TRIBUNNEWS.COM - Kementerian Agama (Kemenag) memastikan distribusi zakat nasional dilakukan sesuai dengan delapan ashnaf serta semakin terarah melalui pemanfaatan data sosial ekonomi nasional.
Tata kelola zakat, menurut Kemenag, tidak cukup hanya berfokus pada penghimpunan dana, tetapi juga harus menitikberatkan pada ketepatan sasaran dan dampak nyata bagi kesejahteraan mustahik.
Karena itu, integrasi data menjadi keniscayaan agar penyaluran zakat selaras dengan peta kemiskinan dan kerentanan sosial yang terukur.
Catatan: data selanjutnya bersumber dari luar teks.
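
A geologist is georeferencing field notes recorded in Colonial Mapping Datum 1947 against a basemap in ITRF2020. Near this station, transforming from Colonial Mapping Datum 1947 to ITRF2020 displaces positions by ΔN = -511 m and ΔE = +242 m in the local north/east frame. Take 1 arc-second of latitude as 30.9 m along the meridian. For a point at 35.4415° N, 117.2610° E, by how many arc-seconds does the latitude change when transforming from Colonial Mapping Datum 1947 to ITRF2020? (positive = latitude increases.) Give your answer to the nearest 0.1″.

1″ of latitude = 30.90 m, so Δφ = -511.0 / 30.90 = -16.537″.

Δφ = -16.5″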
Penegasan tersebut disampaikan oleh Direktur Pemberdayaan Zakat dan Wakaf Kemenag, Waryono Abdul Ghafur, dalam kegiatan Tadarus Zakat dan Wakaf Ramadan 1447 H di Jakarta, Selasa (24/2/2026).
"Distribusi zakat harus sesuai ashnaf dan berbasis data sosial ekonomi nasional. Dengan begitu, kita bisa memastikan bahwa zakat benar-benar menyasar kelompok yang paling membutuhkan dan memberi dampak yang terukur," ujarnya, dikutip dari laman resmi Kemenag, Kamis (26/2/2026).
Ia menjelaskan, pendekatan berbasis data juga memperkuat akuntabilitas lembaga pengelola zakat, baik Badan Amil Zakat Nasional (BAZNAS) maupun Lembaga Amil Zakat (LAZ).
Sinergi antarlembaga menjadi kunci untuk mencegah tumpang tindih penyaluran sekaligus memastikan intervensi zakat dapat dirasakan secara lebih merata oleh masyarakat yang membutuhkan.
Melansir laman resmi Baznas, inilah daftar lengkap 8 Asnaf penerima zakat.
Daftar 8 Ashnaf Penerima Zakat
Zakat memiliki aturan distribusi yang sangat jelas sebagaimana disebutkan dalam Al-Qur’an Surah At-Taubah ayat 60.
Dalam ayat tersebut Allah SWT menegaskan zakat diperuntukkan bagi delapan golongan yang dikenal sebagai Mustahik atau Asnaf.
Baca juga: Apakah Sah Membayar Zakat Melalui Transfer? Ini Penjelasan Lengkap dan Hukumnya
Ketentuan ini menunjukkan bahwa zakat bukanlah bantuan sosial tanpa arah, melainkan instrumen keadilan ekonomi yang terstruktur dan memiliki dasar hukum yang kuat.
Dengan sistem ini, zakat menjadi mekanisme pemerataan kesejahteraan yang dirancang langsung oleh syariat, sehingga tidak dapat disalurkan secara sembarangan.
Adapun 8 golongan tersebut meliputi:
1. Fakir
Fakir adalah mereka yang hampir tidak memiliki sumber penghidupan sehingga kebutuhan dasarnya tidak terpenuhi.